Wednesday, November 21, 2007

Facebook, you rock dude!

See, I knew this's gonna happen. My first love finally came back to me!

What came in email today is a Facebook invitation from my inmate first love. Remember the inmate I talked about in I'm a psycho ex? He's the man dude! So after a number of friends tried then failed to get me into Facebook, here comes Inmatian's... Okay, you gotta admit a past love's Facebook invitation is a killer... I budged... I wanted to see how he was doing so badly... Who doesn't? So I registered and went through the whole nine yards... So finally, I saw a picture of him...!

Um, I don't know how that happened. But apparently he changed. I mean, he changed A LOT! He was originaly a Jamaican British guy. Now, maybe Michael Jackson's surgeon volunteered for Médecins Sans Frontières in a grade school in some small town in North U.K.? He looks white! Not only that he looks white, he looks like he eats grass! I cannot believe what a good job they have done on his face! The eyes, the lips, the face, the shape of his arm, for some reason, look exactly like somebody's I saw not long ago! That's just so strange! Do they have Famima in York too? The way he spoke the words of sweetness to me, the way he looked me in his eyes, the way he held me in his arms and tasted my lips that wanted to be kissed, that toxicating scent of a man that I was supposed to kiss him on his crotch... Aw, no, I mean kick him on his crotch...
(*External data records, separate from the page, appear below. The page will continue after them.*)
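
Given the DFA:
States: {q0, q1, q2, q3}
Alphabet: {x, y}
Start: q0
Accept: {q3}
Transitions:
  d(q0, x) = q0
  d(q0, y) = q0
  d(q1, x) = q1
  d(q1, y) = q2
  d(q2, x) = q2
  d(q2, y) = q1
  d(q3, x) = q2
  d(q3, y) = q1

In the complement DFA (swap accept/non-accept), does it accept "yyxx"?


Trace: q0 -> q0 -> q0 -> q0 -> q0
Final: q0
Original accept: {q3}
Complement: q0 is not in original accept

Yes, complement accepts (original rejects)


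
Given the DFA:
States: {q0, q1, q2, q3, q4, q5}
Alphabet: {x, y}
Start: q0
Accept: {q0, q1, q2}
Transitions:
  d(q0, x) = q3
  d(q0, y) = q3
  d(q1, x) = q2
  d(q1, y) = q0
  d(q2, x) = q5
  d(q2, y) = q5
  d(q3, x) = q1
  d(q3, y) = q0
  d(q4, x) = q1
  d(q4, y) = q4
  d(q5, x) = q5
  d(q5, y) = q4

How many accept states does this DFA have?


Accept states listed: {q0, q1, q2}
Counting: q0(1) q1(2) q2(3)

3


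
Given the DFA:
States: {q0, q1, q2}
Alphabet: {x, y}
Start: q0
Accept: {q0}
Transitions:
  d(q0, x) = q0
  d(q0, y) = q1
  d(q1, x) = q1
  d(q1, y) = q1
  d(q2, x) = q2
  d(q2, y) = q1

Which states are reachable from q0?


BFS from q0:
  layer 0: {q0}
  layer 1: {q1}

{q0, q1}


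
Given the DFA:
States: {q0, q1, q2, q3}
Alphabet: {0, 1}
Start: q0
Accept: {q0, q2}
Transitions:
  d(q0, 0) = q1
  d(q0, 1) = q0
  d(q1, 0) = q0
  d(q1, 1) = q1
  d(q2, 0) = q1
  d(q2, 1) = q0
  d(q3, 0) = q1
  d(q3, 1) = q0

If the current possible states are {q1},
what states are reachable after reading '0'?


Apply transition on '0' from each current state:
  d(q1, 0) = q0

{q0}


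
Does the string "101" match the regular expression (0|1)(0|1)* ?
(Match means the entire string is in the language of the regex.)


|string| = 3; first = '1'; last = '1'

Yes, "101" matches (0|1)(0|1)*


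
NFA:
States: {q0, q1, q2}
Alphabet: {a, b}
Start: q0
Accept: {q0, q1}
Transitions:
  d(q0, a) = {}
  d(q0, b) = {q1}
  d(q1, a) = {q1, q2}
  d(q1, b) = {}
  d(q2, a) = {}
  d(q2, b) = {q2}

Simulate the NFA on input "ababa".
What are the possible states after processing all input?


Start: {q0}
  --a--> {}
  --b--> {}
  --a--> {}
  --b--> {}
  --a--> {}

{} (empty set, no valid transitions)


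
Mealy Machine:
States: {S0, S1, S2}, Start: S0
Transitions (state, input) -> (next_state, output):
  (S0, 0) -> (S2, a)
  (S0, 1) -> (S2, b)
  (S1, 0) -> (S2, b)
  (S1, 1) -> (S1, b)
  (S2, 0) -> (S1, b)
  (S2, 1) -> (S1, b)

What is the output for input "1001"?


Step-by-step:
  (S0, 1) -> (S2, b)
  (S2, 0) -> (S1, b)
  (S1, 0) -> (S2, b)
  (S2, 1) -> (S1, b)

"bbbb"


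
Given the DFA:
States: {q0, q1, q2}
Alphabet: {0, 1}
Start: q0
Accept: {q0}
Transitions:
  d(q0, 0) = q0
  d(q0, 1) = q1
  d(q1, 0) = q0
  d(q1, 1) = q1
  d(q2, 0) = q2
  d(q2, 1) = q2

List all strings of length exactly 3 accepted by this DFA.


All strings of length 3: 8 total
Accepted: 4

"000", "010", "100", "110"


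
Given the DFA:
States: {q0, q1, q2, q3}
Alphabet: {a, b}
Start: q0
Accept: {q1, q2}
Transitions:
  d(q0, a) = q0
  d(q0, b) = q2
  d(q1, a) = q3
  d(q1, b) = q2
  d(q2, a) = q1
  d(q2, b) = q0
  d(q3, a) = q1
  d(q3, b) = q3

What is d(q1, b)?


Looking up transition d(q1, b)

q2


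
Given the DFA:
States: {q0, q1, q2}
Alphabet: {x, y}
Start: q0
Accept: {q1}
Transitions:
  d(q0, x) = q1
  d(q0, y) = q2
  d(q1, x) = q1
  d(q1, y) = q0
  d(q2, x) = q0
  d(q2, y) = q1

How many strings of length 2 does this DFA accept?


Enumerating all length-2 strings:
  "xx" -> q1 [accept]
  "xy" -> q0 [reject]
  "yx" -> q0 [reject]
  "yy" -> q1 [accept]

2 out of 4


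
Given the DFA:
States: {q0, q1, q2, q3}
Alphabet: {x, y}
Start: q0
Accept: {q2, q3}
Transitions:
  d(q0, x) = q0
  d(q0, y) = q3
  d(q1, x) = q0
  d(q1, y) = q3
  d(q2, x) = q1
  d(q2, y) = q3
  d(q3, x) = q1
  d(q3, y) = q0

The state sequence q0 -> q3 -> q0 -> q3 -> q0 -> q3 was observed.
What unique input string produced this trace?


Trace back each transition to find the symbol:
  q0 --[y]--> q3
  q3 --[y]--> q0
  q0 --[y]--> q3
  q3 --[y]--> q0
  q0 --[y]--> q3

"yyyyy"


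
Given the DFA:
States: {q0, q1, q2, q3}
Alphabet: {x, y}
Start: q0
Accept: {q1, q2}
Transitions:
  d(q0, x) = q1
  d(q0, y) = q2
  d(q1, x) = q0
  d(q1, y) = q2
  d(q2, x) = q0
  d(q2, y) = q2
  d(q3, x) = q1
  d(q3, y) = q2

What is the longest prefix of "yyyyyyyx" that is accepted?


Run the DFA, marking each prefix where the state is accepting:
  "" -> q0 [reject]
  "y" -> q2 [accept]
  "yy" -> q2 [accept]
  "yyy" -> q2 [accept]
  "yyyy" -> q2 [accept]
  "yyyyy" -> q2 [accept]
  "yyyyyy" -> q2 [accept]
  "yyyyyyy" -> q2 [accept]
  "yyyyyyyx" -> q0 [reject]

"yyyyyyy"


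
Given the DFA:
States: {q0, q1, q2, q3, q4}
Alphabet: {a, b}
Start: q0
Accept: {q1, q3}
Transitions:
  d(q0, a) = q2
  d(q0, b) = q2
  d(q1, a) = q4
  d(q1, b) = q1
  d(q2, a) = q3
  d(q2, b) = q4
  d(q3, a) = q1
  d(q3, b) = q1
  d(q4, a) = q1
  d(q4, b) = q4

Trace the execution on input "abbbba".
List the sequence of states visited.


Input: abbbba
d(q0, a) = q2
d(q2, b) = q4
d(q4, b) = q4
d(q4, b) = q4
d(q4, b) = q4
d(q4, a) = q1


q0 -> q2 -> q4 -> q4 -> q4 -> q4 -> q1


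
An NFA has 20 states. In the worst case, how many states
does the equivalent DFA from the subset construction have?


Subset construction: one DFA state per subset of NFA states.
2^20 = 1048576

1048576


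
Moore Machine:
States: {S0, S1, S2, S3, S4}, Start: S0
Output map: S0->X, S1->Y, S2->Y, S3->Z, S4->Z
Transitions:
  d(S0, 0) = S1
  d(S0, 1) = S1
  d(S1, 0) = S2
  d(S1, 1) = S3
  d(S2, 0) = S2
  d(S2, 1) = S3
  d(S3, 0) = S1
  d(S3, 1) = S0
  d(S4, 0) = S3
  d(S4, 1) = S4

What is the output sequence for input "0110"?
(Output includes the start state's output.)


Start: S0 (output X)
  --0--> S1 (output Y)
  --1--> S3 (output Z)
  --1--> S0 (output X)
  --0--> S1 (output Y)

"XYZXY"


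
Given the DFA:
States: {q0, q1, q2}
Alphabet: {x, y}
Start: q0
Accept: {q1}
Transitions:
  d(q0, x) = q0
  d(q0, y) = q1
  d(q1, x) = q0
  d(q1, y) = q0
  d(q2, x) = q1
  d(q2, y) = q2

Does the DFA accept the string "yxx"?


Trace: q0 -> q1 -> q0 -> q0
Final state: q0
Accept states: {q1}

No, rejected (final state q0 is not an accept state)


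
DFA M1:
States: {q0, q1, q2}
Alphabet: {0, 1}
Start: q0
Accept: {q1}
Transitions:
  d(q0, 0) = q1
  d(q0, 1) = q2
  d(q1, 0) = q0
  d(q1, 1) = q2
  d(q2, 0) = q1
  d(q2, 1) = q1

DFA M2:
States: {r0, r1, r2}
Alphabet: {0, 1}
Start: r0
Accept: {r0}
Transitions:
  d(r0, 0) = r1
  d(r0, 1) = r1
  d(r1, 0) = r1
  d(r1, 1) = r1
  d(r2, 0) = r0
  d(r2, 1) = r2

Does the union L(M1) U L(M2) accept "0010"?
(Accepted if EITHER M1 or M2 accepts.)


M1: final=q1 accepted=True
M2: final=r1 accepted=False

Yes, union accepts


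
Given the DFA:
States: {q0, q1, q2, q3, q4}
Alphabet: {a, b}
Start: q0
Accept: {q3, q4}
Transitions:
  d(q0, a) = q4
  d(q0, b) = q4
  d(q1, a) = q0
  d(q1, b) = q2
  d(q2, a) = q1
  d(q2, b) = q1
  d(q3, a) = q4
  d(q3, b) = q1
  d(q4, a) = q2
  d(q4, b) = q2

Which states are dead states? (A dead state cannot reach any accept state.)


Forward reachability from each state:
  q0 -> reaches accept state q4 (live)
  q1 -> reaches accept state q4 (live)
  q2 -> reaches accept state q4 (live)
  q3 -> reaches accept state q3 (live)
  q4 -> reaches accept state q4 (live)

None (all states can reach an accept state)


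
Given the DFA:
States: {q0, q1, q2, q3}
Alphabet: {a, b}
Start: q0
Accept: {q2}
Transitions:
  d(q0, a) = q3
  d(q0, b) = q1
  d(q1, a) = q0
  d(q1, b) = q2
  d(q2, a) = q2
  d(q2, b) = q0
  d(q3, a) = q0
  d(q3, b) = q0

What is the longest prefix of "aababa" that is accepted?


Run the DFA, marking each prefix where the state is accepting:
  "" -> q0 [reject]
  "a" -> q3 [reject]
  "aa" -> q0 [reject]
  "aab" -> q1 [reject]
  "aaba" -> q0 [reject]
  "aabab" -> q1 [reject]
  "aababa" -> q0 [reject]

No prefix is accepted


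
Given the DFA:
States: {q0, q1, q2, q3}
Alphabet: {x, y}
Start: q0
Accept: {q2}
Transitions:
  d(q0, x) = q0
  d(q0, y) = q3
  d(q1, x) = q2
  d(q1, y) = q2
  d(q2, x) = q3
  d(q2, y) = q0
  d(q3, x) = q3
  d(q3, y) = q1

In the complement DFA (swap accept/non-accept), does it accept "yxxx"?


Trace: q0 -> q3 -> q3 -> q3 -> q3
Final: q3
Original accept: {q2}
Complement: q3 is not in original accept

Yes, complement accepts (original rejects)


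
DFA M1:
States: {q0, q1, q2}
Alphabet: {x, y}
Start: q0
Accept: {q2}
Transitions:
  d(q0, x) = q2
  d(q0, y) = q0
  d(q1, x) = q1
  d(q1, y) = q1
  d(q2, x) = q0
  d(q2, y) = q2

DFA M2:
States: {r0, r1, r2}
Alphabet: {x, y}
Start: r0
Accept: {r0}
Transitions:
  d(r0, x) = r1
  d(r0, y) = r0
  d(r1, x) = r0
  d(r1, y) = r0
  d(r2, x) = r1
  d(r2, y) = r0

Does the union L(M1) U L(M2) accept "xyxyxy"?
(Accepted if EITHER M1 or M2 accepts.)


M1: final=q2 accepted=True
M2: final=r0 accepted=True

Yes, union accepts


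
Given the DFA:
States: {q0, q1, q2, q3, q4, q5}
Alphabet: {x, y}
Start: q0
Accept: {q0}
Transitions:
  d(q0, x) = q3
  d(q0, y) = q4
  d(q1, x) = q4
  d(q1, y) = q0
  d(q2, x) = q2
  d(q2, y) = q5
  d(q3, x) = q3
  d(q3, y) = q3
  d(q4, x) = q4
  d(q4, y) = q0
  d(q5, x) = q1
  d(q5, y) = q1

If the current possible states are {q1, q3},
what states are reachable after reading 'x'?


Apply transition on 'x' from each current state:
  d(q1, x) = q4
  d(q3, x) = q3

{q3, q4}


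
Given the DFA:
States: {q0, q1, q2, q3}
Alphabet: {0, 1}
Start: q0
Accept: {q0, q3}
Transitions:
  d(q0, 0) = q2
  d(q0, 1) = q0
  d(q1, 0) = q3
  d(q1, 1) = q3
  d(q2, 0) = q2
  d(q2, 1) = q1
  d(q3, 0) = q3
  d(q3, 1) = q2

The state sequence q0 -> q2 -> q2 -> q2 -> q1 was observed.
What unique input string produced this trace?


Trace back each transition to find the symbol:
  q0 --[0]--> q2
  q2 --[0]--> q2
  q2 --[0]--> q2
  q2 --[1]--> q1

"0001"


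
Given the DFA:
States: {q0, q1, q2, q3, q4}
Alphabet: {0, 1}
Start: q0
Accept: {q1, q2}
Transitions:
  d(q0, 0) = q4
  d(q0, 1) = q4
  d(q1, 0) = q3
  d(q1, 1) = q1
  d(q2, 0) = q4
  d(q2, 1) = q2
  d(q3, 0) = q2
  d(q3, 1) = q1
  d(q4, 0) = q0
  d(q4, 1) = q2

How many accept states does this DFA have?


Accept states listed: {q1, q2}
Counting: q1(1) q2(2)

2


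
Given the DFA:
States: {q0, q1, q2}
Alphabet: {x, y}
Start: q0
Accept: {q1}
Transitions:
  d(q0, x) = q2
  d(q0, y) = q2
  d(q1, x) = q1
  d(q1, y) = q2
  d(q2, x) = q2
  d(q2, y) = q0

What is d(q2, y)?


Looking up transition d(q2, y)

q0


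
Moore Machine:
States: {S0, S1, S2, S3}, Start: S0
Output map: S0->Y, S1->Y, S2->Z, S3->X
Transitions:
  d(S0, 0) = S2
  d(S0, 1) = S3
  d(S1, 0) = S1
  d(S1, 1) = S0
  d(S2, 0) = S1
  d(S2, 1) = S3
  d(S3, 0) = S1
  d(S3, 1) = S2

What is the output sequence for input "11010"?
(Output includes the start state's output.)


Start: S0 (output Y)
  --1--> S3 (output X)
  --1--> S2 (output Z)
  --0--> S1 (output Y)
  --1--> S0 (output Y)
  --0--> S2 (output Z)

"YXZYYZ"


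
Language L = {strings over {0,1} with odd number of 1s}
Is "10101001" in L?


count('1') = 4; 4 mod 2 = 0

No, "10101001" is not in L


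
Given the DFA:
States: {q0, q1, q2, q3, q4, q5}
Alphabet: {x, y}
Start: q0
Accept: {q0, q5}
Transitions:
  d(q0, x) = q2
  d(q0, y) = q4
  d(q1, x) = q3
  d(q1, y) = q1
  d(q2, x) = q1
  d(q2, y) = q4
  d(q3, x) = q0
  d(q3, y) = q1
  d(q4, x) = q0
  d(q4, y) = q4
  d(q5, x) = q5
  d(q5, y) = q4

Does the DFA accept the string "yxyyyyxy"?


Trace: q0 -> q4 -> q0 -> q4 -> q4 -> q4 -> q4 -> q0 -> q4
Final state: q4
Accept states: {q0, q5}

No, rejected (final state q4 is not an accept state)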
Did another man added me instead of Inmatian? All I saw on my first love's profile were a man and some grass! Come on, that couldn't be true... How could it be possible that these two men now look so alike? There must be some problem with my eyes tonight... Seriously, it's true. You think you ran away from everything all the way to the other side of the world, then you find the exact same "thing". It's in you. It's not elsewhere.

Inmatian "sent me a flower" on Facebook and said "Good to be in contact again!" Is it? Is it really good to be in contact again? So I saw his son's profile, his baby pictures and the room of his house he's renting out for students. Those things about his life he told that 22-year-old girl every night after work in her dorm room suddenly all came back from the drawer of the forgotten passion like a group of pigeons flying off the street when a car came... Wow... This is heavy... I was about to graduate from grad school that time. What happened to me? Oh okay I remember now. That shit. I bet if I look into his eyes right now, he'd still be just as fearless as when he cheated. We all have our own ways to not exactly forgive ourselves but actually deny our wrong doing. And if they know it's safe 10 years later when they see you work, you write, you move away, you see other people and know you probably don't care about them anymore, they send a fucking Facebook invite to you, that young woman they almost killed just because their dicks were itchy.

And because most women will die with no laid, they stay with their husbands like that so there's another happy couple with some happy family pictures on Facebook.

5 comments:

frank said...

"like a group of pigeons flying off the street when a car came"

I like that visual/description!

PS You are kind to link me. Kind and brave.

Downtown Chick said...

That's what I see on the Fifth Street cross Broadway everyday...

Our unresolved shit, is the resting pigeons hanging out on the trench inbetween cars coming...

PS I think you are kinder to actually comment...

frank said...

PS Well, I like your blog and this is a good way of showing it, yes?

Downtown Chick said...

I hate you Frank.
;-)

frank said...

That makes two of us. And by two of us I mean you.